February 2012 - time for a new fence!

Then through the spring and early summer the plants began to take hold once more.
April 2012.
June 2012.

At the beginning of July the bed looked like this: full of Johnson's geraniums (at least I think that's the correct name), the beginnings of Japanese anemones, a large fuschia bush and plenty of weeds.
And then towards the end of July it started to look a like this as, over the course of a few days hubby and I (mostly hubby) dug up the plants and weeds, replanting the plants we wanted (the fuschia, a hellebore and a seedum) and giving/throwing away the ones we didn't (ie those darn geraniums and anemones.)
Oh, and we found a lovely big rock right in the middle of the bed. V useful.
Here's DC and one of the chooks getting in on the action next to the fuschia bush.
And finally, the bed was empty.
Daddy rakes the soil while DC stands all over it. Nice work.
And finally, ready for the grass seed.

And just a couple of weeks later (mid-August), the new grass started to come through.
By mid-October you'd hardly know there's been a bed there, apart from the slightly different shades in the grass.

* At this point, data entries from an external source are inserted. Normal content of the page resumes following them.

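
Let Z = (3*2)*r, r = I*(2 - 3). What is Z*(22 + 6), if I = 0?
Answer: 0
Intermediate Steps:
r = 0 (r = 0*(2 - 3) = 0*(-1) = 0)
Z = 0 (Z = (3*2)*0 = 6*0 = 0)
Z*(22 + 6) = 0*(22 + 6) = 0*28 = 0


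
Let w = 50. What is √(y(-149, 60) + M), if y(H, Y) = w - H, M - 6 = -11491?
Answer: 3*I*√1254 ≈ 106.24*I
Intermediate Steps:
M = -11485 (M = 6 - 11491 = -11485)
y(H, Y) = 50 - H
√(y(-149, 60) + M) = √((50 - 1*(-149)) - 11485) = √((50 + 149) - 11485) = √(199 - 11485) = √(-11286) = 3*I*√1254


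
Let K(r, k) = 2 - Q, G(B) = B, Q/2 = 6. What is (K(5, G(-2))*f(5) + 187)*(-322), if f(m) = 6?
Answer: -40894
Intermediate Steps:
Q = 12 (Q = 2*6 = 12)
K(r, k) = -10 (K(r, k) = 2 - 1*12 = 2 - 12 = -10)
(K(5, G(-2))*f(5) + 187)*(-322) = (-10*6 + 187)*(-322) = (-60 + 187)*(-322) = 127*(-322) = -40894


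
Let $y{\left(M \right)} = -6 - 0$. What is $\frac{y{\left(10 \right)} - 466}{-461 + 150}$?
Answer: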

Compare to one year earlier...
And now, November 2012.
It's lacking character at the moment since so many of the plants have died back for winter, but the grass is looking good, it's a lot tidier without that encroaching bed and gives DC more room to play. Who knows, one day we may reinstate the bed, or do something else in that space but, for now, we have a small boy who loves to run around and play on his swings and his trampoline and his slide and we need the grass for that!

Monday, 19 November 2012


Last week we had some friends staying for part of the half term holiday and we took a trip to nearby Montacute House. I'd only been there once before and, because I had DC with me and because the house was only open for tours at specific times, had only looked around the grounds. As a result, I put Montacute below Barrington Court on my list of favourite NT properties in the near vicinity (not that that means much as there are only four around here anyway, and I've only visited three of them...)

However, after this visit, I may have changed my mind.

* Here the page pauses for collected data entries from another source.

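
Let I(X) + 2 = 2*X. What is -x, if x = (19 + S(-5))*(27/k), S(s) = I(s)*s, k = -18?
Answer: 237/2 ≈ 118.50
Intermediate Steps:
I(X) = -2 + 2*X
S(s) = s*(-2 + 2*s) (S(s) = (-2 + 2*s)*s = s*(-2 + 2*s))
x = -237/2 (x = (19 + 2*(-5)*(-1 - 5))*(27/(-18)) = (19 + 2*(-5)*(-6))*(27*(-1/18)) = (19 + 60)*(-3/2) = 79*(-3/2) = -237/2 ≈ -118.50)
-x = -1*(-237/2) = 237/2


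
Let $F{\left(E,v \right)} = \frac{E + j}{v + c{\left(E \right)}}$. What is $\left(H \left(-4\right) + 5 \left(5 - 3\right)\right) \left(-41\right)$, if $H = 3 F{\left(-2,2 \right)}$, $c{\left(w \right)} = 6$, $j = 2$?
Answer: $-410$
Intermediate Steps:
$F{\left(E,v \right)} = \frac{2 + E}{6 + v}$ ($F{\left(E,v \right)} = \frac{E + 2}{v + 6} = \frac{2 + E}{6 + v}$)
$H = 0$ ($H = 3 \frac{2 - 2}{6 + 2} = 3 \cdot \frac{1}{8} \cdot 0 = 3 \cdot 0 = 0$)
$\left(H \left(-4\right) + 5 \left(5 - 3\right)\right) \left(-41\right) = \left(0 \left(-4\right) + 5 \left(5 - 3\right)\right) \left(-41\right) = \left(0 + 5 \left(5 + \left(-3 + 0\right)\right)\right) \left(-41\right) = \left(0 + 5 \left(5 - 3\right)\right) \left(-41\right) = \left(0 + 5 \cdot 2\right) \left(-41\right) = \left(0 + 10\right) \left(-41\right) = 10 \left(-41\right) = -410$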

Here's one view of the late 16th century house - the front, I assume, due to the long drive (known as the West Drive) that leads up to it.
Quite an imposing entrance.
And just some of the trees around and about.

Then, around the side is a fabulous Orangery. The National Trust are in the process of replanting/restoring it internally so it looks like it did in the 'olden days'.
The wobbly, bobbly, nobbly hedge.
The fountain/fish pond.

The rear of the house.
Then we went inside and I felt too self-conscious to take any photos! Sorry, not v blog-friendly, I know. However, the National Trust has some photos of the inside, so I've borrowed some of theirs to give you an idea of what this fabulous house looks like:

This is the Great Hall, one of the first rooms you come to upon entering the house.
A different shot of the same room.
Fabulous stained glass to be found all around.
On the second floor is a wonderful set of antique samplers from the Goodheart collection.

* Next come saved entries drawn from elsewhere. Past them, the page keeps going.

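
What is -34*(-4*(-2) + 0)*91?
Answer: -24752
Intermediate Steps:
-34*(-4*(-2) + 0)*91 = -34*(8 + 0)*91 = -34*8*91 = -272*91 = -24752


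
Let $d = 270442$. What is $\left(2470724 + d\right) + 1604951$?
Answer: $4346117$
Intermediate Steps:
$\left(2470724 + d\right) + 1604951 = \left(2470724 + 270442\right) + 1604951 = 2741166 + 1604951 = 4346117$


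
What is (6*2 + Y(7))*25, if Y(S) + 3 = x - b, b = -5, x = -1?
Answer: 325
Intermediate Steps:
Y(S) = 1 (Y(S) = -3 + (-1 - 1*(-5)) = -3 + (-1 + 5) = -3 + 4 = 1)
(6*2 + Y(7))*25 = (6*2 + 1)*25 = (12 + 1)*25 = 13*25 = 325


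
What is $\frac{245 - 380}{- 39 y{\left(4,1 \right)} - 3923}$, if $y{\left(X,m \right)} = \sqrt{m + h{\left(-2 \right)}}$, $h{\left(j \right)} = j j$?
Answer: $\frac{529605}{15382324} - \frac{5265 \sqrt{5}}{15382324} \approx 0.033664$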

And the piece de resistance, the Long Gallery on the top floor. The longest of its kind in England, it measures 176 feet in length. In the 'olden' days it was used as a place for exercising when the weather wasn't good enough for a stroll around the extensive grounds.
But nowadays, it's home to a large collection of Tudor and Jacobean portraits on loan from The National Portrait Gallery. No photos are allowed, so I couldn't get any shots up here, but this one from the NT itself gives you an idea of the main space which has several rooms off to each side where the portraits are housed.

If you are in the vicinity, I would absolutely whole-heartedly recommend a visit to Montacute, and especially to the Long Gallery.